While these providers have stayed under the radar, large-scale rollouts such as Stargroup’s plan provide Australians with 2,900 ATMs could see regulatory bodies outline their stance on the matter, forcing providers to recall non-compliant machines
The Changing Face of The ATM
Automated tellers are a mainstay of our financial distribution system providing people with a quick and hassle-free way of withdrawing funds from their accounts. As cryptocurrency adoption beings to spread into the mainstream, the role of ATMs in our society will be increasingly important adopting a whole host of function based on its supported coins.
According to CoinATMRadar, half of all Bitcoin ATMs provide altcoin support in addition to their ability to transact on the BTC blockchain.
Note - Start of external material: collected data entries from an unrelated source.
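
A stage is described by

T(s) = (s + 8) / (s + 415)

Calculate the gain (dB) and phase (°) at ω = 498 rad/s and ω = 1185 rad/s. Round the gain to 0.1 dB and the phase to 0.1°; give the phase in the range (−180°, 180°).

Substitute s = j498:
Numerator: (j498) + 8 = 8 + j498
Denominator: (j498) + 415 = 415 + j498
|N| = √(8² + 498²) ≈ 498.06, ∠N ≈ 89.08°
|D| = √(415² + 498²) ≈ 648.25, ∠D ≈ 50.19°
|T| = 498.06 / 648.25 ≈ 0.76831
Gain = 20 log₁₀(0.76831) ≈ -2.29 dB
∠T = 89.08° − 50.19° = 38.89°

Substitute s = j1185:
Numerator: (j1185) + 8 = 8 + j1185
Denominator: (j1185) + 415 = 415 + j1185
|N| = √(8² + 1185²) ≈ 1185, ∠N ≈ 89.61°
|D| = √(415² + 1185²) ≈ 1255.6, ∠D ≈ 70.70°
|T| = 1185 / 1255.6 ≈ 0.94377
Gain = 20 log₁₀(0.94377) ≈ -0.50 dB
∠T = 89.61° − 70.70° = 18.91°

ω = 498: -2.3 dB, 38.9°; ω = 1185: -0.5 dB, 18.9°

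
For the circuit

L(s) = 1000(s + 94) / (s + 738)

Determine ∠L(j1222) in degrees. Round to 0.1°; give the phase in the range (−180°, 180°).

26.7°

At s = jω = j1222:
zero (s+94): 94 + j1222 → |·| = √(94²+1222²) = √1502120 ≈ 1225.6, ∠ = arctan(1222/94) ≈ 85.60°
pole (s+738): 738 + j1222 → |·| = √(738²+1222²) = √2037928 ≈ 1427.6, ∠ = arctan(1222/738) ≈ 58.87°
∠L = 85.60° − 58.87° = 26.73°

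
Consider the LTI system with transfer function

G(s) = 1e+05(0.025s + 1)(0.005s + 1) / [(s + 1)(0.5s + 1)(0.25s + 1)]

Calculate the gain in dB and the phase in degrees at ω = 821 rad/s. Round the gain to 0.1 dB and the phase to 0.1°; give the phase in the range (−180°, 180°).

At ω = 821 rad/s:
zero (1 + j821·0.025) = 1 + j20.525 → |·| ≈ 20.549, ∠ ≈ 87.21°
zero (1 + j821·0.005) = 1 + j4.105 → |·| ≈ 4.225, ∠ ≈ 76.31°
pole (1 + j821·1) = 1 + j821 → |·| ≈ 821, ∠ ≈ 89.93°
pole (1 + j821·0.5) = 1 + j410.5 → |·| ≈ 410.5, ∠ ≈ 89.86°
pole (1 + j821·0.25) = 1 + j205.25 → |·| ≈ 205.25, ∠ ≈ 89.72°
|G| = 1e+05 · 20.549 · 4.225 / (821 · 410.5 · 205.25) ≈ 0.12551
Gain = 20 log₁₀(0.12551) ≈ -18.03 dB
∠G = (87.21° + 76.31°) − (89.93° + 89.86° + 89.72°) = -105.99°

-18.0 dB, -106.0°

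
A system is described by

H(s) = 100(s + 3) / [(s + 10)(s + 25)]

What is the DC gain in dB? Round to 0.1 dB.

1.6 dB

H(0) = 100·3 / (10·25) = 1.2
20 log₁₀(1.2) ≈ 1.58 dB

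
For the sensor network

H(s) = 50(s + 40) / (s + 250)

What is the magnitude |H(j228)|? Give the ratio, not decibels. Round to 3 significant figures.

At s = jω = j228:
zero (s+40): 40 + j228 → |·| = √(40²+228²) = √53584 ≈ 231.48, ∠ = arctan(228/40) ≈ 80.05°
pole (s+250): 250 + j228 → |·| = √(250²+228²) = √114484 ≈ 338.35, ∠ = arctan(228/250) ≈ 42.36°
|H| = 50 · 231.48 / 338.35 ≈ 34.207

34.2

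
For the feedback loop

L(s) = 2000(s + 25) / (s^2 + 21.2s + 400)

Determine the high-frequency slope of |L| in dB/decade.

-20 dB/decade

Each pole contributes −20 dB/decade at high frequency; each zero contributes +20 dB/decade.
Net: 1 zero(s) − 2 pole(s) → -20 dB/decade.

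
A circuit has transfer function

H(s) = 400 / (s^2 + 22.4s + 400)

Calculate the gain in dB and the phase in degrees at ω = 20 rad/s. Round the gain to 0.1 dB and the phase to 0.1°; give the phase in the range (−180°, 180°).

At s = jω = j20:
quadratic: (j20)² + 22.4·j20 + 400 = 0 + j448 → |·| ≈ 448, ∠ ≈ 90.00°
|H| = 400 / 448 ≈ 0.89286
Gain = 20 log₁₀(0.89286) ≈ -0.98 dB
∠H = 0.00° − 90.00° = -90.00°

-1.0 dB, -90.0°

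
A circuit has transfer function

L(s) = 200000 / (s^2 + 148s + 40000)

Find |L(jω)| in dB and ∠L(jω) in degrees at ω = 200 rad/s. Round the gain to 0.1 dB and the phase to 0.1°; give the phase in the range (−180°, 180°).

16.6 dB, -90.0°

At s = jω = j200:
quadratic: (j200)² + 148·j200 + 40000 = 0 + j29600 → |·| ≈ 29600, ∠ ≈ 90.00°
|L| = 200000 / 29600 ≈ 6.7568
Gain = 20 log₁₀(6.7568) ≈ 16.59 dB
∠L = 0.00° − 90.00° = -90.00°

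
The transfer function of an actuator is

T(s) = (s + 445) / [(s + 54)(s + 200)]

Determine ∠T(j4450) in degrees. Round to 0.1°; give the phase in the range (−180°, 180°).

-92.4°

At s = jω = j4450:
zero (s+445): 445 + j4450 → |·| = √(445²+4450²) = √20000525 ≈ 4472.2, ∠ = arctan(4450/445) ≈ 84.29°
pole (s+54): 54 + j4450 → |·| = √(54²+4450²) = √19805416 ≈ 4450.3, ∠ = arctan(4450/54) ≈ 89.30°
pole (s+200): 200 + j4450 → |·| = √(200²+4450²) = √19842500 ≈ 4454.5, ∠ = arctan(4450/200) ≈ 87.43°
∠T = 84.29° − 176.73° = -92.44°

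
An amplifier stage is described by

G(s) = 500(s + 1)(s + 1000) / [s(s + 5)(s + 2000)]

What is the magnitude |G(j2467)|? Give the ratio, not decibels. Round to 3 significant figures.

0.170

At s = jω = j2467:
zero (s+1): 1 + j2467 → |·| = √(1²+2467²) = √6086090 ≈ 2467, ∠ = arctan(2467/1) ≈ 89.98°
zero (s+1000): 1000 + j2467 → |·| = √(1000²+2467²) = √7086089 ≈ 2662, ∠ = arctan(2467/1000) ≈ 67.93°
pole (s+5): 5 + j2467 → |·| = √(5²+2467²) = √6086114 ≈ 2467, ∠ = arctan(2467/5) ≈ 89.88°
pole (s+2000): 2000 + j2467 → |·| = √(2000²+2467²) = √10086089 ≈ 3175.9, ∠ = arctan(2467/2000) ≈ 50.97°
pole at origin: |s| = 2467, ∠ = 90.00° (in denominator)
|G| = 500 · 6.5672e+06 / 1.9329e+10 ≈ 0.16988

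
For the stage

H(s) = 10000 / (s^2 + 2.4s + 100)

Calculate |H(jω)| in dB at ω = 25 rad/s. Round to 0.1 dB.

At s = jω = j25:
quadratic: (j25)² + 2.4·j25 + 100 = -525 + j60 → |·| ≈ 528.42, ∠ ≈ 173.48°
|H| = 10000 / 528.42 ≈ 18.924
Gain = 20 log₁₀(18.924) ≈ 25.54 dB

25.5 dB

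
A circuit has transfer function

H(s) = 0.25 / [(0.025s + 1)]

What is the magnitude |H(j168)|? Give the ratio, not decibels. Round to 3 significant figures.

At ω = 168 rad/s:
pole (1 + j168·0.025) = 1 + j4.2 → |·| ≈ 4.3174, ∠ ≈ 76.61°
|H| = 0.25 · 1 / (4.3174) ≈ 0.057905

0.0579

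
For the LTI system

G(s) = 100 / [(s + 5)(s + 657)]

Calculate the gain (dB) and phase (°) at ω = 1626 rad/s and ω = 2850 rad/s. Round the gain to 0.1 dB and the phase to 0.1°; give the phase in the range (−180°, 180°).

ω = 1626: -89.1 dB, -157.8°; ω = 2850: -98.4 dB, -166.9°

At s = jω = j1626:
pole (s+5): 5 + j1626 → |·| = √(5²+1626²) = √2643901 ≈ 1626, ∠ = arctan(1626/5) ≈ 89.82°
pole (s+657): 657 + j1626 → |·| = √(657²+1626²) = √3075525 ≈ 1753.7, ∠ = arctan(1626/657) ≈ 68.00°
|G| = 100 / 2.8515e+06 ≈ 3.5069e-05
Gain = 20 log₁₀(3.5069e-05) ≈ -89.10 dB
∠G = 0.00° − 157.82° = -157.82°

At s = jω = j2850:
pole (s+5): 5 + j2850 → |·| = √(5²+2850²) = √8122525 ≈ 2850, ∠ = arctan(2850/5) ≈ 89.90°
pole (s+657): 657 + j2850 → |·| = √(657²+2850²) = √8554149 ≈ 2924.7, ∠ = arctan(2850/657) ≈ 77.02°
|G| = 100 / 8.3354e+06 ≈ 1.1997e-05
Gain = 20 log₁₀(1.1997e-05) ≈ -98.42 dB
∠G = 0.00° − 166.92° = -166.92°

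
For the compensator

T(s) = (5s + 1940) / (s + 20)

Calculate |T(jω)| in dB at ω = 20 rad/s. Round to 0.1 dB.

36.7 dB

Substitute s = j20:
Numerator: 5(j20) + 1940 = 1940 + j100
Denominator: (j20) + 20 = 20 + j20
|N| = √(1940² + 100²) ≈ 1942.6, ∠N ≈ 2.95°
|D| = √(20² + 20²) ≈ 28.284, ∠D ≈ 45.00°
|T| = 1942.6 / 28.284 ≈ 68.682
Gain = 20 log₁₀(68.682) ≈ 36.74 dB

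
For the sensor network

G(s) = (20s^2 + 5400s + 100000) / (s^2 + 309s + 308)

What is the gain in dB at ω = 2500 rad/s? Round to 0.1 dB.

Substitute s = j2500:
Numerator: 20(j2500)^2 + 5400(j2500) + 100000 = -124900000 + j13500000
Denominator: (j2500)^2 + 309(j2500) + 308 = -6249692 + j772500
|N| = √(124900000² + 13500000²) ≈ 1.2563e+08, ∠N ≈ 173.83°
|D| = √(6249692² + 772500²) ≈ 6.2973e+06, ∠D ≈ 172.95°
|G| = 1.2563e+08 / 6.2973e+06 ≈ 19.95
Gain = 20 log₁₀(19.95) ≈ 26.00 dB

26.0 dB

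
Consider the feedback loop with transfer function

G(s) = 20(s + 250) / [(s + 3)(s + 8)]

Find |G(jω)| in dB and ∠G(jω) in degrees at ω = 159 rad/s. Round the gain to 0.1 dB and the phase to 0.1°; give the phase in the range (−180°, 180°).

-12.6 dB, -143.6°

At s = jω = j159:
zero (s+250): 250 + j159 → |·| = √(250²+159²) = √87781 ≈ 296.28, ∠ = arctan(159/250) ≈ 32.46°
pole (s+3): 3 + j159 → |·| = √(3²+159²) = √25290 ≈ 159.03, ∠ = arctan(159/3) ≈ 88.92°
pole (s+8): 8 + j159 → |·| = √(8²+159²) = √25345 ≈ 159.2, ∠ = arctan(159/8) ≈ 87.12°
|G| = 20 · 296.28 / 25318 ≈ 0.23405
Gain = 20 log₁₀(0.23405) ≈ -12.61 dB
∠G = 32.46° − 176.04° = -143.58°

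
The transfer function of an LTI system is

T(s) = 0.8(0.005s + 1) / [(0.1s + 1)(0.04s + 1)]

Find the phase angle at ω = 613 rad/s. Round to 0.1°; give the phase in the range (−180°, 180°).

At ω = 613 rad/s:
zero (1 + j613·0.005) = 1 + j3.065 → |·| ≈ 3.224, ∠ ≈ 71.93°
pole (1 + j613·0.1) = 1 + j61.3 → |·| ≈ 61.308, ∠ ≈ 89.07°
pole (1 + j613·0.04) = 1 + j24.52 → |·| ≈ 24.54, ∠ ≈ 87.66°
∠T = (71.93°) − (89.07° + 87.66°) = -104.80°

-104.8°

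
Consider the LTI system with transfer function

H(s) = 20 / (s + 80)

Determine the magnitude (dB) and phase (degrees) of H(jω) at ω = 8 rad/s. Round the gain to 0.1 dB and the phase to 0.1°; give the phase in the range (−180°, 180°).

At s = jω = j8:
pole (s+80): 80 + j8 → |·| = √(80²+8²) = √6464 ≈ 80.399, ∠ = arctan(8/80) ≈ 5.71°
|H| = 20 / 80.399 ≈ 0.24876
Gain = 20 log₁₀(0.24876) ≈ -12.08 dB
∠H = 0.00° − 5.71° = -5.71°

-12.1 dB, -5.7°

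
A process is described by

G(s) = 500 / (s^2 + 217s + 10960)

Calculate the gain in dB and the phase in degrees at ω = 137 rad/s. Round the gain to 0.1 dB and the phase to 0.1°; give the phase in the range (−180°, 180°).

Substitute s = j137:
Numerator: 500 = 500 + j0
Denominator: (j137)^2 + 217(j137) + 10960 = -7809 + j29729
|N| = √(500² + 0²) ≈ 500, ∠N ≈ 0.00°
|D| = √(7809² + 29729²) ≈ 30738, ∠D ≈ 104.72°
|G| = 500 / 30738 ≈ 0.016267
Gain = 20 log₁₀(0.016267) ≈ -35.77 dB
∠G = 0.00° − 104.72° = -104.72°

-35.8 dB, -104.7°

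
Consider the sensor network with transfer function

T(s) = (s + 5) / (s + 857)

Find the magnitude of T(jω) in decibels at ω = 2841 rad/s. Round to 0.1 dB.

Substitute s = j2841:
Numerator: (j2841) + 5 = 5 + j2841
Denominator: (j2841) + 857 = 857 + j2841
|N| = √(5² + 2841²) ≈ 2841, ∠N ≈ 89.90°
|D| = √(857² + 2841²) ≈ 2967.4, ∠D ≈ 73.21°
|T| = 2841 / 2967.4 ≈ 0.9574
Gain = 20 log₁₀(0.9574) ≈ -0.38 dB

-0.4 dB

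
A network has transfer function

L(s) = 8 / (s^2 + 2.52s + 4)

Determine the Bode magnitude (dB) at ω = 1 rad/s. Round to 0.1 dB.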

While this currently dominated by cryptocurrencies that provide direct payment assets such as Litecoin, Ether and Bitcoin Cash, future versions of automated tellers may provide support for other blockchains, acting as access points for digital assets such as DENT to purchase mobile data, or Power Ledger, which allows customers to trade renewable energy in a peer to peer marketplace.
While this level of cryptocurrency integration may appear too far beyond the current adoption horizon, the ability to provide a truly decentralized ecosystem requires a serious investment in infrastructure.
For projects that look to provide society critical blockchain services such as blockchain based identification, verifiably secure voting systems or decentralized global real estate, providing users with a secure terminal to access their blockchain is paramount to the long-term success of their project.
By leveraging an ever-expanding automated financial ecosystem, ATMs will continue to evolve alongside the assets that constitute our changing digital economy. As blockchain development and adoption beings to expand into the wider scope of digital assets, consumers will continue to depend on these secure access points in order to manage their lives.
For markets where digital infrastructure is limited, the accessibility of these facilities will potentially provide an integral passageway to a blockchain enabled future.